Leading companies (23andMe, Ancestry, MyHeritage, and others) have adopted voluntary best practices developed with the Future of Privacy Forum. These include being transparent about how genetic information is collected and shared, giving consumers choices about research participation and sample destruction, and maintaining strong data security. “Voluntary” is the operative word here: these aren’t legally mandated standards, and policies can change, especially if a company is sold or goes through financial trouble.
Before you test, read the consent forms carefully.
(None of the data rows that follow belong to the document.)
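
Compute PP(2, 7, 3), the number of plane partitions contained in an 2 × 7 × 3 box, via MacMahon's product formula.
PP(2, 7, 3) = 4950

Evaluate the triple product over i = 1..2, j = 1..7, k = 1..3. The factors are (2/1) · (3/2) · (4/3) · (3/2) · (4/3) · (5/4) · (4/3) · (5/4) · … (42 factors total). The numerators and denominators telescope so the product is an integer; carrying out the multiplication exactly gives PP(2, 7, 3) = 4950.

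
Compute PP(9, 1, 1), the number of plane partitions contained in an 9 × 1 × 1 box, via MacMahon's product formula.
PP(9, 1, 1) = 10

Evaluate the triple product over i = 1..9, j = 1..1, k = 1..1. The factors are (2/1) · (3/2) · (4/3) · (5/4) · (6/5) · (7/6) · (8/7) · (9/8) · … (9 factors total). The numerators and denominators telescope so the product is an integer; carrying out the multiplication exactly gives PP(9, 1, 1) = 10.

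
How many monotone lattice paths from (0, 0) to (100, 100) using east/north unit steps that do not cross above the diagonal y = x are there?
C_100 = 896519947090131496687170070074100632420837521538745909320

These NE paths below the diagonal are counted by the Catalan number C_n = (1/(n + 1)) · C(2n, n). For n = 100: C_100 = (1/101) · C(200, 100) = 90548514656103281165404177077484163874504589675413336841320/101 = 896519947090131496687170070074100632420837521538745909320.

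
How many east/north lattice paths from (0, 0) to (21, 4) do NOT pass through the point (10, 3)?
Number of paths = 9218

Total paths from (0, 0) to (21, 4): C(25, 21) = 12650. Paths through (10, 3): (paths (0, 0) → (10, 3)) × (paths (10, 3) → (21, 4)) = C(13, 10) · C(12, 11) = 286 · 12 = 3432. Avoidance count = 12650 − 3432 = 9218.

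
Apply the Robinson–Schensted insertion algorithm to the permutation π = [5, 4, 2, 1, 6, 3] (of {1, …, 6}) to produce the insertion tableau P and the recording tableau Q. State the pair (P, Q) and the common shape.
P = [1, 3] / [2, 6] / [4] / [5];  Q = [1, 5] / [2, 6] / [3] / [4];  common shape = (2, 2, 1, 1)

Row-insert the values π_1, π_2, … into P one at a time, bumping the leftmost entry strictly greater than the inserted value down to the next row. The recording tableau Q records, in position (i, j), the step at which that cell was added to P.
  Insert 5 (step 1): P = [5];  Q = [1]
  Insert 4 (step 2): P = [4] / [5];  Q = [1] / [2]
  Insert 2 (step 3): P = [2] / [4] / [5];  Q = [1] / [2] / [3]
  Insert 1 (step 4): P = [1] / [2] / [4] / [5];  Q = [1] / [2] / [3] / [4]
  Insert 6 (step 5): P = [1, 6] / [2] / [4] / [5];  Q = [1, 5] / [2] / [3] / [4]
  Insert 3 (step 6): P = [1, 3] / [2, 6] / [4] / [5];  Q = [1, 5] / [2, 6] / [3] / [4]
Final shape: (2, 2, 1, 1).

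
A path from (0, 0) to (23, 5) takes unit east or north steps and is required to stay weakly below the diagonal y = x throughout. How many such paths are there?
Number of paths = 77805

By the reflection principle (André's argument), the number of monotone paths to (23, 5) with n ≤ m that never go above y = x is C(28, 23) − C(28, 24) = 98280 − 20475 = 77805.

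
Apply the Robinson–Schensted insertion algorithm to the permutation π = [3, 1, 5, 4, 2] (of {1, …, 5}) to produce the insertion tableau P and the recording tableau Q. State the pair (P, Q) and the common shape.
P = [1, 2] / [3, 4] / [5];  Q = [1, 3] / [2, 4] / [5];  common shape = (2, 2, 1)

Row-insert the values π_1, π_2, … into P one at a time, bumping the leftmost entry strictly greater than the inserted value down to the next row. The recording tableau Q records, in position (i, j), the step at which that cell was added to P.
  Insert 3 (step 1): P = [3];  Q = [1]
  Insert 1 (step 2): P = [1] / [3];  Q = [1] / [2]
  Insert 5 (step 3): P = [1, 5] / [3];  Q = [1, 3] / [2]
  Insert 4 (step 4): P = [1, 4] / [3, 5];  Q = [1, 3] / [2, 4]
  Insert 2 (step 5): P = [1, 2] / [3, 4] / [5];  Q = [1, 3] / [2, 4] / [5]
Final shape: (2, 2, 1).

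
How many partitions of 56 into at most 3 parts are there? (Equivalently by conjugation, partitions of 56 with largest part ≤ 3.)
p(56, parts ≤ 3) = 290

Use the recurrence p(n, m) = p(n, m−1) + p(n−m, m): either the largest part is < m (count p(n, m−1)) or the largest part is exactly m (remove one copy of m, count p(n−m, m)). With p(0, ·) = 1 this gives p(56, parts ≤ 3) = 290. (By conjugating Young diagrams, this also counts partitions of 56 into at most 3 parts.)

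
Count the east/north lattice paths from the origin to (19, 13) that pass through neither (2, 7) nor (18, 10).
Number of paths = 291386604

Inclusion–exclusion. Total paths: C(32, 19) = 347373600. Through P₁: C(9, 2)·C(23, 17) = 3634092. Through P₂: C(28, 18)·C(4, 1) = 52492440. Since P₁ is strictly southwest of P₂, a monotone path through both must visit P₁ then P₂; paths through both = C(9, 2)·C(19, 16)·C(4, 1) = 139536. Avoid both = 347373600 − 3634092 − 52492440 + 139536 = 291386604.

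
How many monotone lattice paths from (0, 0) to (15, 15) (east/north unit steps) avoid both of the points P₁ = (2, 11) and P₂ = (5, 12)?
Number of paths = 153251344

Inclusion–exclusion. Total paths: C(30, 15) = 155117520. Through P₁: C(13, 2)·C(17, 13) = 185640. Through P₂: C(17, 5)·C(13, 10) = 1769768. Since P₁ is strictly southwest of P₂, a monotone path through both must visit P₁ then P₂; paths through both = C(13, 2)·C(4, 3)·C(13, 10) = 89232. Avoid both = 155117520 − 185640 − 1769768 + 89232 = 153251344.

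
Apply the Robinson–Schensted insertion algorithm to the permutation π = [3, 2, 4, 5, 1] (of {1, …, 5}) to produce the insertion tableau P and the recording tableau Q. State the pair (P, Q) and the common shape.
P = [1, 4, 5] / [2] / [3];  Q = [1, 3, 4] / [2] / [5];  common shape = (3, 1, 1)

Row-insert the values π_1, π_2, … into P one at a time, bumping the leftmost entry strictly greater than the inserted value down to the next row. The recording tableau Q records, in position (i, j), the step at which that cell was added to P.
  Insert 3 (step 1): P = [3];  Q = [1]
  Insert 2 (step 2): P = [2] / [3];  Q = [1] / [2]
  Insert 4 (step 3): P = [2, 4] / [3];  Q = [1, 3] / [2]
  Insert 5 (step 4): P = [2, 4, 5] / [3];  Q = [1, 3, 4] / [2]
  Insert 1 (step 5): P = [1, 4, 5] / [2] / [3];  Q = [1, 3, 4] / [2] / [5]
Final shape: (3, 1, 1).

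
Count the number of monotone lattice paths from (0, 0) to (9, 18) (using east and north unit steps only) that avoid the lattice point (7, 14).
Number of paths = 2942625

Total paths from (0, 0) to (9, 18): C(27, 9) = 4686825. Paths through (7, 14): (paths (0, 0) → (7, 14)) × (paths (7, 14) → (9, 18)) = C(21, 7) · C(6, 2) = 116280 · 15 = 1744200. Avoidance count = 4686825 − 1744200 = 2942625.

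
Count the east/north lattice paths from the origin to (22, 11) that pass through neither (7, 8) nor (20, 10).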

Look for whether you can opt out of research, whether you can request deletion of your data and physical sample, and what happens to your information if the company is acquired.
Legal Protections Against Genetic Discrimination
The Genetic Information Nondiscrimination Act (GINA), passed in 2008, makes it illegal for health insurers to use your genetic information to deny coverage, set premiums, or make underwriting decisions. It also prohibits employers from using genetic data in hiring, firing, promotions, or job assignments. Employers can’t require or even request that you take a genetic test.
GINA has real gaps, though. It does not cover life insurance, long-term care insurance, or disability insurance. Insurers in those markets can legally ask about and use genetic test results when making decisions. GINA also doesn’t apply to employers with fewer than 15 employees, and the U.S. military is explicitly exempt. Some states have passed additional laws to fill these gaps, but coverage varies widely.
If you’re considering buying life insurance or long-term care coverage, it may be worth securing those policies before taking a DNA test. Once a result is in your medical record or a consumer database, it can be difficult to undo.
Choosing the Right Test
Your reason for testing should drive your choice. If you’re curious about your heritage or want to find relatives, a basic ancestry kit in the $59 to $119 range will do the job. If you want health risk screening as well, expect to pay $100 to $200 or more for a combined package. If you’re investigating a specific medical concern, a clinical test ordered through a doctor or genetic counselor will be more comprehensive and more actionable than anything sold direct-to-consumer.
Whichever route you take, treat the results as a starting point. Ancestry percentages are estimates that will shift as reference databases grow. Health risk variants are one piece of a much larger puzzle that includes your family history, lifestyle, and environment. The test gives you data. What you do with it is where the real value lies.